Drinking and hangovers
If you are participating in dry or “damp” January, the notion of nursing hangovers may be far from your mind. Alternatively, if this is your first sober week in a while, you may be starting to see more clearly the role (and toll) alcohol has played in your life. According to the CDC “getting drunk or intoxicated is the result of consuming excessive amounts of alcohol. Binge drinking typically results in acute intoxication. The CDC reminds us that alcohol intoxication can be harmful for a variety of reason, including:
- Impaired brain function resulting in poor judgment, reduced reaction time, loss of balance and motor skills, or slurred speech.
- Dilation of blood vessels, causing a feeling of warmth but resulting in rapid loss of body heat.
- Increased risk of certain cancers, stroke, and liver diseases (e.g., cirrhosis), particularly when excessive amounts of alcohol are consumed over extended periods of time.
- Damage to a developing fetus if consumed by pregnant women.
- Increased risk of Motor-vehicle traffic crashes, violence, and other injuries.
The truth about alcohol
According to the CDC, alcohol affects every organ in the body. It is a central nervous system depressant that is rapidly absorbed from the stomach and small intestine into the bloodstream. Alcohol is metabolized in the liver by enzymes. However, the liver can only metabolize a small amount of alcohol at a time, leaving the excess alcohol to circulate throughout the body. The intensity of the effect of alcohol on the body is directly related to the amount consumed.
How much is too much to drink?
According to the Dietary Guidelines for Americans, adults of legal drinking age can choose not to drink, or to drink in moderation by limiting intake to 2 drinks or less in a day for men and 1 drink or less in a day for women, when alcohol is consumed. Drinking less is better for health than drinking more. Charles Frost, DO of CMC Primary Care Elm Street shares “many patients are unclear about the number associated with moderate drinking. They may think they drink far less than someone else they know, so it feels moderate. The truth may be that they are way consuming way above the guidelines.” Dr. Frost recommends you have an honest conversation about your drinking with your primary care provider at your annual appointments. He adds, “consuming alcohol, especially in excess, can have many adverse reactions in our lives. Having open and honest dialogue with your doctor can provide us with an opportunity to stay ahead of any potential health problems drinking could cause.”

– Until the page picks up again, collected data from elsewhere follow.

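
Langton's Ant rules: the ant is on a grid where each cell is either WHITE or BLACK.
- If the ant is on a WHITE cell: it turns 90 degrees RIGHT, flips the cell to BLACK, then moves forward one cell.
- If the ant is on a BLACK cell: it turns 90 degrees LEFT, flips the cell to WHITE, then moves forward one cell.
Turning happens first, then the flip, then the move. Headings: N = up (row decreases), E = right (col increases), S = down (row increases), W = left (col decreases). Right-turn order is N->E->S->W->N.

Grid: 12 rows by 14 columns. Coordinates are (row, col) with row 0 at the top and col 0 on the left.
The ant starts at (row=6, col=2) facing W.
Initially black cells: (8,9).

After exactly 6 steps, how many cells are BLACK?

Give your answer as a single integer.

Answer: 5

Derivation:
Step 1: on WHITE (6,2): turn R to N, flip to black, move to (5,2). |black|=2
Step 2: on WHITE (5,2): turn R to E, flip to black, move to (5,3). |black|=3
Step 3: on WHITE (5,3): turn R to S, flip to black, move to (6,3). |black|=4
Step 4: on WHITE (6,3): turn R to W, flip to black, move to (6,2). |black|=5
Step 5: on BLACK (6,2): turn L to S, flip to white, move to (7,2). |black|=4
Step 6: on WHITE (7,2): turn R to W, flip to black, move to (7,1). |black|=5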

What exactly is a hangover?
According to the Mayo Clinic, hangover symptoms typically begin when your blood alcohol content drops significantly and is at or near zero. Usually, they are in full effect the morning after a night of heavy drinking. This depends, of course, on what and how much you drink. Symptoms may include:
- Fatigue and weakness
- Excessive thirst and dry mouth
- Headaches and muscle aches
- Nausea, vomiting or stomach pain
- Poor or decreased sleep
- Increased sensitivity to light and sound
- Dizziness or a sense of the room spinning
- Decreased ability to concentrate
- Mood disturbances, such as depression, anxiety and irritability
- Rapid heartbeat
Your heart and alcohol
According to Dr. Odle of CMC Cardiology, “patients may experience holiday heart syndrome during or after the holiday season as a result of heavier drinking patterns often experienced during the holiday season, or on weekends.” Dr. Odle shares that the best way to avoid holiday heart syndrome is to avoid alcohol all-together, or at least follow the CDC’s recommended guidelines for moderate drinking. Of course, a racing heart can be a sign of serious issues and you should call 911 if you are experiencing a medical emergency.
Are hangovers dangerous?
According to the National Institute on Alcohol Abuse and Alcoholism, hangovers can last 24 hours or longer. During this time, hangovers can be both painful and dangerous. The NIAAA shares that a person’s attention, decision-making, and muscle coordination can all be impaired. This can affect their ability to drive, operate machinery, or care for others.
How can I help a hangover?
While the market is flooded with products claiming to prevent or cure a hangover, the truth is only time will help. Not even the hair of the dog that bit you can get you through your hangover fast. It may alleviate some symptoms at first, but it could contribute to and prolong the malaise and other symptoms according to the NIAAA.
How can I prevent a hangover?
The best way to prevent hangovers is by not consuming alcohol at all.
Consult your health care provider if you believe you have a drinking problem or if you want to discuss reducing or eliminating your alcohol intake. Call 911 if you are experiencing a medical emergency.